Project: As-Built Modeling

As-Built Modeling of the Physical World Using Video

This research thread seeks to build faithful models of physical objects observed in the real world. By focusing on physical objects, the research seeks to differentiate from standard Structure-from-Motion or SLAM techniques through the exploiting the compact nature of the object's support. Any additional geometry or information that is available is also used.

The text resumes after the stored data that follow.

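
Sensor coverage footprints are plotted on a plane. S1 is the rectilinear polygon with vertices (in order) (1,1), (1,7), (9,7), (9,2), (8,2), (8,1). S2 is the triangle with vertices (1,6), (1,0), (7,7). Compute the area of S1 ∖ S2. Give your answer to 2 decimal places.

29.43

|S1| = 47, |S1∩S2| = 17.5714.
|S1 ∖ S2| = |S1| − |S1∩S2| = 47 − 17.5714 = 29.43.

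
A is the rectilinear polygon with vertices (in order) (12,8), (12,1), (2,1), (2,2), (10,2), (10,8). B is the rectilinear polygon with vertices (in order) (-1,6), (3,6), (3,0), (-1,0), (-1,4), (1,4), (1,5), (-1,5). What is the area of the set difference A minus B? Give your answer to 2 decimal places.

21.00

|A| = 22, |A∩B| = 1.
|A ∖ B| = |A| − |A∩B| = 22 − 1 = 21.00.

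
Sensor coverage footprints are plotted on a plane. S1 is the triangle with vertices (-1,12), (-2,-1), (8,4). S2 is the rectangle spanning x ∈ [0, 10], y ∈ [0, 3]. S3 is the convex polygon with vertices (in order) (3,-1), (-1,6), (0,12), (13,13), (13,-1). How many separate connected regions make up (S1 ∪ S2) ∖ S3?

1

(S1 ∪ S2) ∖ S3 is a single connected region.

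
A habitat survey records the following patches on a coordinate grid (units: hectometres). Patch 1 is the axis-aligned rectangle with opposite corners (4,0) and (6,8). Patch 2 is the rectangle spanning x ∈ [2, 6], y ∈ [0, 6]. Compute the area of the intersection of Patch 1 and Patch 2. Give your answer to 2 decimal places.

|Patch 1∩Patch 2|: x∈[4,6], y∈[0,6] → 2·6 = 12.

12.00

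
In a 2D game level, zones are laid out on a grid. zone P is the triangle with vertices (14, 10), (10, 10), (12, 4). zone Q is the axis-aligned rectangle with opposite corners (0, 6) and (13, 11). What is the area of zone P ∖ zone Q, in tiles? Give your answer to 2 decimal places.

2.83

|zone P| = 12, |zone P∩zone Q| = 9.1667.
|zone P ∖ zone Q| = |zone P| − |zone P∩zone Q| = 12 − 9.1667 = 2.83.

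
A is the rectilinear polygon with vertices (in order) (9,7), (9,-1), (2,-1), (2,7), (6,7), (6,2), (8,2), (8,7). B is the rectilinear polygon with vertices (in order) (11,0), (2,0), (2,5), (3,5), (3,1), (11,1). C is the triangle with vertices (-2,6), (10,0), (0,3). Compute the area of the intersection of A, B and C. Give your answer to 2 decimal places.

2.07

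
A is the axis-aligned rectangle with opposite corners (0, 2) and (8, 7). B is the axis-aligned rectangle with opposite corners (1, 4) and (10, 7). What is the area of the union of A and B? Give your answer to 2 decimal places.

46.00

By inclusion–exclusion:
Individual areas: |A| = 40, |B| = 27.
|A∩B|: x∈[1,8], y∈[4,7] → 7·3 = 21.
|A ∪ B| = 67 − 21 = 46.00.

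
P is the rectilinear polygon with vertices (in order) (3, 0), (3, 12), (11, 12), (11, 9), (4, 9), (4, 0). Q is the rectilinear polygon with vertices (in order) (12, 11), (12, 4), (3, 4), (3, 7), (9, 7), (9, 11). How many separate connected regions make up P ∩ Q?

P ∩ Q splits into 2 disjoint pieces (area 3, area 4).

2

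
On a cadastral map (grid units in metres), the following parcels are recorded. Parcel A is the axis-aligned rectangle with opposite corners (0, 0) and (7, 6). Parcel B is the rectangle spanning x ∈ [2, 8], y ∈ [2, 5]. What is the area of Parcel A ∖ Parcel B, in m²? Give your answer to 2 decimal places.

|Parcel A∩Parcel B|: x∈[2,7], y∈[2,5] → 5·3 = 15.
|Parcel A| = 42.
|Parcel A ∖ Parcel B| = |Parcel A| − |Parcel A∩Parcel B| = 42 − 15 = 27.00.

27.00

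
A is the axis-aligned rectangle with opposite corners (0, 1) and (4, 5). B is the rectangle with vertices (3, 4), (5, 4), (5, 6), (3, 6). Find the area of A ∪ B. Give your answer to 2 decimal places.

By inclusion–exclusion:
Individual areas: |A| = 16, |B| = 4.
|A∩B|: x∈[3,4], y∈[4,5] → 1·1 = 1.
|A ∪ B| = 20 − 1 = 19.00.

19.00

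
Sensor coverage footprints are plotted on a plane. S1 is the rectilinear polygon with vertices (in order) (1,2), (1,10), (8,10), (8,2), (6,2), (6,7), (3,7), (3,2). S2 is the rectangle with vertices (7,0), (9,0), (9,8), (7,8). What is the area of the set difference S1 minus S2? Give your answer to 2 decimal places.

35.00

|S1| = 41, |S1∩S2| = 6.
|S1 ∖ S2| = |S1| − |S1∩S2| = 41 − 6 = 35.00.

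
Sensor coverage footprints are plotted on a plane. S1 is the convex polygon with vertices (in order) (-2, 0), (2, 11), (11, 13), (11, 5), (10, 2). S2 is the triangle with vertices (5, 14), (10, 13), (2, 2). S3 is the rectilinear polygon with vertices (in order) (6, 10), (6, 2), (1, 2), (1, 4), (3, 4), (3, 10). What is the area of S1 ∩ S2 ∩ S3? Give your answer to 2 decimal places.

The intersection is the polygon with vertices (2,2), (2.5,4), (3,4), (3,6), (4,10), (6,10), (6,7.5).
By the shoelace formula its area is 12.50.

12.50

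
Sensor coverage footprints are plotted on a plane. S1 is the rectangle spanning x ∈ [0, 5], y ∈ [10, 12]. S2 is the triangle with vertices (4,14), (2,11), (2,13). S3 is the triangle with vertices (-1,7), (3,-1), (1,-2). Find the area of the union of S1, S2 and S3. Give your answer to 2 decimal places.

By inclusion–exclusion:
Individual areas: |S1| = 10, |S2| = 2, |S3| = 10.
|S1∩S2| = 0.3333.
|S1∩S3| = 0.
|S2∩S3| = 0.
|S1∩S2∩S3| = 0.
|S1 ∪ S2 ∪ S3| = 22 − 0.3333 + 0 = 21.67.

21.67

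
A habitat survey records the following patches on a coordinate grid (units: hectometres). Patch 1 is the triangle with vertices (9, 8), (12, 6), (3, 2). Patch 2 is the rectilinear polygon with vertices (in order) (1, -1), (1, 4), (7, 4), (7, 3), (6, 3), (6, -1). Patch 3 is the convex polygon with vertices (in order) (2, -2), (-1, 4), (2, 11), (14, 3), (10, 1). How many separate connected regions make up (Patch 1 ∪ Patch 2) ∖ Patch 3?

(Patch 1 ∪ Patch 2) ∖ Patch 3 splits into 3 disjoint pieces (area 4.5833, area 0.3333, area 0.25).

3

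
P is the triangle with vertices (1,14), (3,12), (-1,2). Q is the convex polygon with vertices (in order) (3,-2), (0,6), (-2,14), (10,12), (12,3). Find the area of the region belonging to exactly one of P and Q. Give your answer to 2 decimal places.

130.38

|P| = 14, |Q| = 140.5, |P∩Q| = 12.062.
|P △ Q| = |P| + |Q| − 2·|P∩Q| = 14 + 140.5 − 24.124 = 130.38.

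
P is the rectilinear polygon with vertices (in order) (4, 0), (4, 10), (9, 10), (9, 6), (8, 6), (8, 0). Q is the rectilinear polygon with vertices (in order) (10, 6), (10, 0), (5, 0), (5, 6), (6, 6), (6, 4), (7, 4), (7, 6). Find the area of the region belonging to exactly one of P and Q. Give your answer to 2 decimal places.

|P| = 44, |Q| = 28, |P∩Q| = 16.
|P △ Q| = |P| + |Q| − 2·|P∩Q| = 44 + 28 − 32 = 40.00.

40.00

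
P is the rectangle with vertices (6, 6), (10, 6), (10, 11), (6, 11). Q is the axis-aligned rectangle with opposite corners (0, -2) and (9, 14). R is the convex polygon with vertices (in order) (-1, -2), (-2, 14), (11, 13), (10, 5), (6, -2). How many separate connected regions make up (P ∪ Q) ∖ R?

2

(P ∪ Q) ∖ R splits into 2 disjoint pieces (area 7.875, area 4.5).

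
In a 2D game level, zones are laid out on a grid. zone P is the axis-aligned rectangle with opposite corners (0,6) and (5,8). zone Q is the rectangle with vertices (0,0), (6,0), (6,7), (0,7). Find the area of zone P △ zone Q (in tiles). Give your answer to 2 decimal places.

|zone P∩zone Q|: x∈[0,5], y∈[6,7] → 5·1 = 5.
|zone P △ zone Q| = |zone P| + |zone Q| − 2·|zone P∩zone Q| = 10 + 42 − 10 = 42.00.

42.00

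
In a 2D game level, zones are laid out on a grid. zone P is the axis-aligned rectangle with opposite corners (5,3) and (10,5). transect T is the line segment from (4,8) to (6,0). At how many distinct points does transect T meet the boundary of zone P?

The segment meets the boundary at (5.25,3), (5,4).

2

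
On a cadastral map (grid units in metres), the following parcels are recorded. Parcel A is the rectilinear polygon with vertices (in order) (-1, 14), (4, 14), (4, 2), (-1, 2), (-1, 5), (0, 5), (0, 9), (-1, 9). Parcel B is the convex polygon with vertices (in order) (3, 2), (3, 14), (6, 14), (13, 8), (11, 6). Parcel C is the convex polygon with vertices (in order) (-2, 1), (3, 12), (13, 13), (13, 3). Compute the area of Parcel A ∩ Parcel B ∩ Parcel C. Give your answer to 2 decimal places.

The intersection is the polygon with vertices (4,2.5), (3,2), (3,12), (4,12.1).
By the shoelace formula its area is 9.80.

9.80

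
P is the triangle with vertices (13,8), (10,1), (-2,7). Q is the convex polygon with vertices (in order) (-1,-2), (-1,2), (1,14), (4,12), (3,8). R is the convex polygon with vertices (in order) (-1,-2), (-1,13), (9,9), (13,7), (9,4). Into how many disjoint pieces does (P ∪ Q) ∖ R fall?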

Application: Civil Engineering

Application of SfM/SLAM to civil engineering is motivated by the grand challenges of engineering as reported by the National Academy of Engineering (2008) in the document "Restoring and Improving Urban Infrastructure." Modeling and annotating the as-built nature of existing infrastructure is a time consuming task. While it may seem beneficial to avoid this task, doing so leads to incomplete quality assessment during construction and increases maintenance costs downstream. Establishing an automated system for generating as-built building information models (BIM) from visual measurements of as-built infrastructure would eliminate the current bottleneck and enable more complete and efficient operations. Research in this area has included the investigation of SfM/SLAM techniques, their accuracy, and their modification to suite civil engineering needs and practice. Current research seeks to move from point cloud data to BIM automatically via machine learning for cost-effective generation of as-built models.

Students: Abbas Rashidi (co-advised), Guangcong Zhang.


This research was supported in part by the National Science Foundation (#1031329). Any opinions, findings, and conclusions or recommendations expressed in this material are those of the author(s) and do not necessarily reflect the views of the National Science Foundation.